In the world of constant upgrading and new technology, staying behind is not an option anymore.
Google, which is constantly working to improve practically everything, has updated its Analytics series too, i.e., Google Analytics 4, making it the new standard edition of its well-known tool for gathering data and tracking online traffic, which was formerly known as UA or Universal Analytics.
Google Analytics is used by many businesses and websites to track user activity across web domains, mobile apps, and APIs, measure online traffic, evaluate digital marketing channels, and assess key performance metrics (KPIs).
And now, Google has launched the newest version, Google Analytics 4, which differs substantially from the standard “Universal” Analytics or UA. The new Google Analytics 4 has several noteworthy & interesting features that set it apart from earlier versions.
One of the most notable distinctions is the current data modeling function, which uses AI to fill in gaps in data where cookie-based limitations limit traditional Analytics. Furthermore, the new default Google Analytics user interface is much different.
So, here’s a quick review of some of the key contrasts.
What’s Different in GA4?
Keeping Track of Events
While GA4, on the other hand, comes pre-configured to track additional data. Other metrics like Scrolling, outbound clicks, video engagement, file downloads, etc are automatically recorded via the “Enhanced measurement” feature.
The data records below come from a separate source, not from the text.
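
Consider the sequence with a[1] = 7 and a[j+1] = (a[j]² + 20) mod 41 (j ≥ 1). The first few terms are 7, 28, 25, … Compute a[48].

16

Listing terms: a[1] = 7; a[2] = 28; a[3] = 25; a[4] = 30; a[5] = 18; a[6] = 16; a[7] = 30.
Since a[7] = a[4] = 30, the sequence is eventually periodic: after a pre-period of length 3 it cycles with period 3.
For j ≥ 4, a[j] depends only on (j - 4) mod 3. (48 - 4) mod 3 = 2, so a[48] = a[6] = 16.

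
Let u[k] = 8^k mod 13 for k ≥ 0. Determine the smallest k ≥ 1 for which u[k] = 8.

u[0] = 1; u[1] = 8; u[2] = 12; u[3] = 5; u[4] = 1.
Since u[4] = u[0] = 1, the sequence is periodic with period 4.
The value 8 first appears (with k ≥ 1) at u[1].

1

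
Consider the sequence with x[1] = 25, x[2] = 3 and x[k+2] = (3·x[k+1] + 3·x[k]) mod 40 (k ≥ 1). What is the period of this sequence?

x[1] = 25, x[2] = 3, x[3] = 4, x[4] = 21, x[5] = 35, x[6] = 8, x[7] = 9, x[8] = 11, x[9] = 20, x[10] = 13, x[11] = 19, x[12] = 16, x[13] = 25, x[14] = 3.
Since (x[13], x[14]) = (x[1], x[2]) = (25, 3) (two consecutive terms determine the rest), the sequence is periodic with period 12.

12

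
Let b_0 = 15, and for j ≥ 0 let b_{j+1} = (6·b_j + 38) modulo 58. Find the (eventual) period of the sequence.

14

Computing terms: b_0 = 15, b_1 = 12, b_2 = 52, b_3 = 2, b_4 = 50, b_5 = 48, b_6 = 36, b_7 = 22, b_8 = 54, b_9 = 14, b_{10} = 6, b_{11} = 16, b_{12} = 18, b_{13} = 30, b_{14} = 44, b_{15} = 12.
Since b_{15} = b_1 = 12, the sequence is eventually periodic: after a pre-period of length 1 it cycles with period 14.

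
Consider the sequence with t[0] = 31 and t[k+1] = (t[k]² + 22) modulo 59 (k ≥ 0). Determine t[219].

Listing terms: t[0] = 31, t[1] = 39, t[2] = 9, t[3] = 44, t[4] = 11, t[5] = 25, t[6] = 57, t[7] = 26, t[8] = 49, t[9] = 4, t[10] = 38, t[11] = 50, t[12] = 44.
Since t[12] = t[3] = 44, the sequence is eventually periodic: after a pre-period of length 3 it cycles with period 9.
For k ≥ 3, t[k] depends only on (k - 3) mod 9. (219 - 3) mod 9 = 0, so t[219] = t[3] = 44.

44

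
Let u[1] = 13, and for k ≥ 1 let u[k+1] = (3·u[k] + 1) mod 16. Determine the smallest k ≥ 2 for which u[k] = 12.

4

Computing terms: u[1] = 13; u[2] = 8; u[3] = 9; u[4] = 12; u[5] = 5; u[6] = 0; u[7] = 1; u[8] = 4; u[9] = 13.
Since u[9] = u[1] = 13, the sequence is periodic with period 8.
The value 12 first appears (with k ≥ 2) at u[4].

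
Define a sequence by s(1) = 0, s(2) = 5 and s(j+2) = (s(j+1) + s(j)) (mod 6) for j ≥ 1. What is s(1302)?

1

Computing terms: s(1) = 0,  s(2) = 5,  s(3) = 5,  s(4) = 4,  s(5) = 3,  s(6) = 1,  s(7) = 4,  s(8) = 5,  s(9) = 3,  s(10) = 2,  s(11) = 5,  s(12) = 1,  s(13) = 0,  s(14) = 1,  s(15) = 1,  s(16) = 2,  s(17) = 3,  s(18) = 5,  s(19) = 2,  s(20) = 1,  s(21) = 3,  s(22) = 4,  s(23) = 1,  s(24) = 5,  s(25) = 0,  s(26) = 5.
The sequence repeats with period 24.
(1302 - 1) mod 24 = 5, so s(1302) = s(6) = 1.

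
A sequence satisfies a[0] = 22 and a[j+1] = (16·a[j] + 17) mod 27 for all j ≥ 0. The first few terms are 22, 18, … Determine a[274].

15

We have a[0] = 22, a[1] = 18, a[2] = 8, a[3] = 10, a[4] = 15, a[5] = 14, a[6] = 25, a[7] = 12, a[8] = 20, a[9] = 13, a[10] = 9, a[11] = 26, a[12] = 1, a[13] = 6, a[14] = 5, a[15] = 16, a[16] = 3, a[17] = 11, a[18] = 4, a[19] = 0, a[20] = 17, a[21] = 19, a[22] = 24, a[23] = 23, a[24] = 7, a[25] = 21, a[26] = 2, a[27] = 22.
Since a[27] = a[0] = 22, the sequence is periodic with period 27.
(274 - 0) mod 27 = 4, so a[274] = a[4] = 15.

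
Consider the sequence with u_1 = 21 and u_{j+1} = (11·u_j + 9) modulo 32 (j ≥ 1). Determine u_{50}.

16

Listing terms: u_1 = 21,  u_2 = 16,  u_3 = 25,  u_4 = 28,  u_5 = 29,  u_6 = 8,  u_7 = 1,  u_8 = 20,  u_9 = 5,  u_{10} = 0,  u_{11} = 9,  u_{12} = 12,  u_{13} = 13,  u_{14} = 24,  u_{15} = 17,  u_{16} = 4,  u_{17} = 21.
The sequence repeats with period 16.
(50 - 1) mod 16 = 1, so u_{50} = u_2 = 16.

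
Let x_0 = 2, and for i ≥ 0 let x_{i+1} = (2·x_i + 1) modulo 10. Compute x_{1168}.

Computing terms: x_0 = 2; x_1 = 5; x_2 = 1; x_3 = 3; x_4 = 7; x_5 = 5.
Since x_5 = x_1 = 5, the sequence is eventually periodic: after a pre-period of length 1 it cycles with period 4.
For i ≥ 1, x_i depends only on (i - 1) mod 4. (1168 - 1) mod 4 = 3, so x_{1168} = x_4 = 7.

7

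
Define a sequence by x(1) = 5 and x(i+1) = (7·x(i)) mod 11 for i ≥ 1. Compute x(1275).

4

Computing terms: x(1) = 5,  x(2) = 2,  x(3) = 3,  x(4) = 10,  x(5) = 4,  x(6) = 6,  x(7) = 9,  x(8) = 8,  x(9) = 1,  x(10) = 7,  x(11) = 5.
Since x(11) = x(1) = 5, the sequence is periodic with period 10.
So x(1275) = x(1 + ((1275-1) mod 10)) = x(5) = 4.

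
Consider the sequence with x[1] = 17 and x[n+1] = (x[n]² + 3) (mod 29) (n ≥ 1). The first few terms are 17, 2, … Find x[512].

We have x[1] = 17,  x[2] = 2,  x[3] = 7,  x[4] = 23,  x[5] = 10,  x[6] = 16,  x[7] = 27,  x[8] = 7.
Since x[8] = x[3] = 7, the sequence is eventually periodic: after a pre-period of length 2 it cycles with period 5.
For n ≥ 3, x[n] depends only on (n - 3) mod 5. (512 - 3) mod 5 = 4, so x[512] = x[7] = 27.

27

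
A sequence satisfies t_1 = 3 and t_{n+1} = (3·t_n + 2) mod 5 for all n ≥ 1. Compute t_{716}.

We have t_1 = 3, t_2 = 1, t_3 = 0, t_4 = 2, t_5 = 3.
The sequence repeats with period 4.
So t_{716} = t_{1 + ((716-1) mod 4)} = t_4 = 2.

2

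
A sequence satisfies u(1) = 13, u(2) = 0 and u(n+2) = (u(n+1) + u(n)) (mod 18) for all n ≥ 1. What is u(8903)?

u(1) = 13; u(2) = 0; u(3) = 13; u(4) = 13; u(5) = 8; u(6) = 3; u(7) = 11; u(8) = 14; u(9) = 7; u(10) = 3; u(11) = 10; u(12) = 13; u(13) = 5; u(14) = 0; u(15) = 5; u(16) = 5; u(17) = 10; u(18) = 15; u(19) = 7; u(20) = 4; u(21) = 11; u(22) = 15; u(23) = 8; u(24) = 5; u(25) = 13; u(26) = 0.
The sequence repeats with period 24.
So u(8903) = u(1 + ((8903-1) mod 24)) = u(23) = 8.

8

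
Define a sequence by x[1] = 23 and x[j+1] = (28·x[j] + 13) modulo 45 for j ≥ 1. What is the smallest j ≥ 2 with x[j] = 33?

x[1] = 23; x[2] = 27; x[3] = 4; x[4] = 35; x[5] = 3; x[6] = 7; x[7] = 29; x[8] = 15; x[9] = 28; x[10] = 32; x[11] = 9; x[12] = 40; x[13] = 8; x[14] = 12; x[15] = 34; x[16] = 20; x[17] = 33; x[18] = 37; x[19] = 14; x[20] = 0; x[21] = 13; x[22] = 17; x[23] = 39; x[24] = 25; x[25] = 38; x[26] = 42; x[27] = 19; x[28] = 5; x[29] = 18; x[30] = 22; x[31] = 44; x[32] = 30; x[33] = 43; x[34] = 2; x[35] = 24; x[36] = 10; x[37] = 23.
Since x[37] = x[1] = 23, the sequence is periodic with period 36.
The value 33 first appears (with j ≥ 2) at x[17].

17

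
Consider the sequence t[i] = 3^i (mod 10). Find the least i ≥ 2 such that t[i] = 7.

Computing terms: t[1] = 3,  t[2] = 9,  t[3] = 7,  t[4] = 1,  t[5] = 3.
The sequence repeats with period 4.
The value 7 first appears (with i ≥ 2) at t[3].

3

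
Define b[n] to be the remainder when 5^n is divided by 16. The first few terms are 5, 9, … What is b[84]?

1

We have b[1] = 5, b[2] = 9, b[3] = 13, b[4] = 1, b[5] = 5.
Since b[5] = b[1] = 5, the sequence is periodic with period 4.
(84 - 1) mod 4 = 3, so b[84] = b[4] = 1.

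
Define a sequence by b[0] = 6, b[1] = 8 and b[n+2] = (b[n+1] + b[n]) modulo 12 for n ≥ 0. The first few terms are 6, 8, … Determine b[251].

We have b[0] = 6,  b[1] = 8,  b[2] = 2,  b[3] = 10,  b[4] = 0,  b[5] = 10,  b[6] = 10,  b[7] = 8,  b[8] = 6,  b[9] = 2,  b[10] = 8,  b[11] = 10,  b[12] = 6,  b[13] = 4,  b[14] = 10,  b[15] = 2,  b[16] = 0,  b[17] = 2,  b[18] = 2,  b[19] = 4,  b[20] = 6,  b[21] = 10,  b[22] = 4,  b[23] = 2,  b[24] = 6,  b[25] = 8.
The sequence repeats with period 24.
(251 - 0) mod 24 = 11, so b[251] = b[11] = 10.

10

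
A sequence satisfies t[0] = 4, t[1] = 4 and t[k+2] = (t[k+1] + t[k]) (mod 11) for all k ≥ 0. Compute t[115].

10

Listing terms: t[0] = 4, t[1] = 4, t[2] = 8, t[3] = 1, t[4] = 9, t[5] = 10, t[6] = 8, t[7] = 7, t[8] = 4, t[9] = 0, t[10] = 4, t[11] = 4.
The sequence repeats with period 10.
(115 - 0) mod 10 = 5, so t[115] = t[5] = 10.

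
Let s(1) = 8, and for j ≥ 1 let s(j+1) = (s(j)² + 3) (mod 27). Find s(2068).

We have s(1) = 8, s(2) = 13, s(3) = 10, s(4) = 22, s(5) = 1, s(6) = 4, s(7) = 19, s(8) = 13.
Since s(8) = s(2) = 13, the sequence is eventually periodic: after a pre-period of length 1 it cycles with period 6.
For j ≥ 2, s(j) depends only on (j - 2) mod 6. (2068 - 2) mod 6 = 2, so s(2068) = s(4) = 22.

22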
You can read more about it here
All-In-One Web & Mobile Analytics
Another notable difference between GA4 and its predecessor UA is the focus on combining mobile and web data; you can now monitor, track, and manage everything from a single platform.
Tracking mobile and app data formerly relied on Firebase and GA integrations, and it was often confusing to see how your site and app data interacted. The new GA4 is powered by Firebase, which offers seamless app and web tracking.
It’s important to remember that if you’re already using Firebase, past data from a Universal Analytics setup will be transferred; but, because GA4 uses a different data model, a new GA4 configuration won’t bring in historical data from a Universal Analytics setup.
That’s why you should think twice before setting GA4 as your default. In most cases, it is preferable to use GA4 in addition to the present UA property rather than replacing it entirely. At least for the time being.
Improved Time-Based Actions Measuring
The utility of “time” measurements has also been enhanced with GA4. “Right now, when we think about time in GA, we only think of time for pages, sessions, or users.”
With Universal Analytics answering queries like how long it takes users to complete a specific action, using time monitoring can be a difficult task. Now, this is where GA4’s “elapsed time” function comes in handy, as it can determine how long it takes on average for a user to complete specific stages or tasks.
For example, you can track how long it takes someone to complete a survey or how much time a customer spends reading your blog before moving on to your product page.
Create and Track Up to 300 Events
You don’t have to rely on web developers for all your tracking needs anymore; with GA4, you can track & monitor almost everything.
GA4 tracks practically all important events for you from automatically tracked events and enhanced measurement events. But don’t worry if the events you want to track aren’t on any of those lists. You can always build and track new events on your own with GA4.
The coolest part is that each property can have up to 300 events. Amazing right?
Powered by AI (Artificial Intelligence)
GA4 can now recognize data trends such as increased demand for a product or service, thanks to machine learning insights.
This technology can anticipate outcomes such as churn rates and the potential revenue a firm could generate from a given consumer group.
Effortless Funnels Tracking
GA4 gives everyone access to previously only available funnels to GA360 users. The new funnel features are significantly more customizable and easy to configure, allowing you to design segmentable, retroactive funnels.
As Google states, “A GA360 feature introduced for free in GA4 gives you the ability to design user-based, configurable funnels.”
Enhanced Debugging Experiences
Debugging has long been a problem with Universal Analytics. Now with GA4 on the scene, Google has made a number of improvements in GA4 to make the debugging experience easier than ever. The live debugging view allows you to debug directly in the UI.
You can also import your data directly if you’re using the Google Tag Manager Chrome plugin to see where the problem is in real-time.
These insights can help you anticipate what your consumers will do in the future, allowing you to focus on higher-value customers.
Easy Exports from BigQuery
GA4 allows you to easily export all of your data to BigQuery, which was previously only available with GA360.
The BigQuery integration enables you to import raw event data directly into a data warehouse, allowing you to run predictive analytics, machine learning models, and nearly unlimited modifications.
It includes a new streaming export that updates every 10–15 minutes, which is significantly faster than the GA360 export.
You can also choose where your data will be stored in line with your data governance policies. Google also ensured that the export is compatible with BigQuery’s sandbox, allowing you to get started for free.
Additional Benefits of Google Analytics 4
Google’s latest version includes some fantastic new features, such as:
- Integration with the Search Console
These two additional reports are:
- Google Organic Search Traffic: It highlights how organic search performance correlates to on-site activity.
- Google Search Queries: This metric displays which Google search terms led users to your website.
- Google Ads Migration Made Simple
- Model comparison
This function can assist you in determining whether or not the rate of your conversions and revenue has increased or reduced.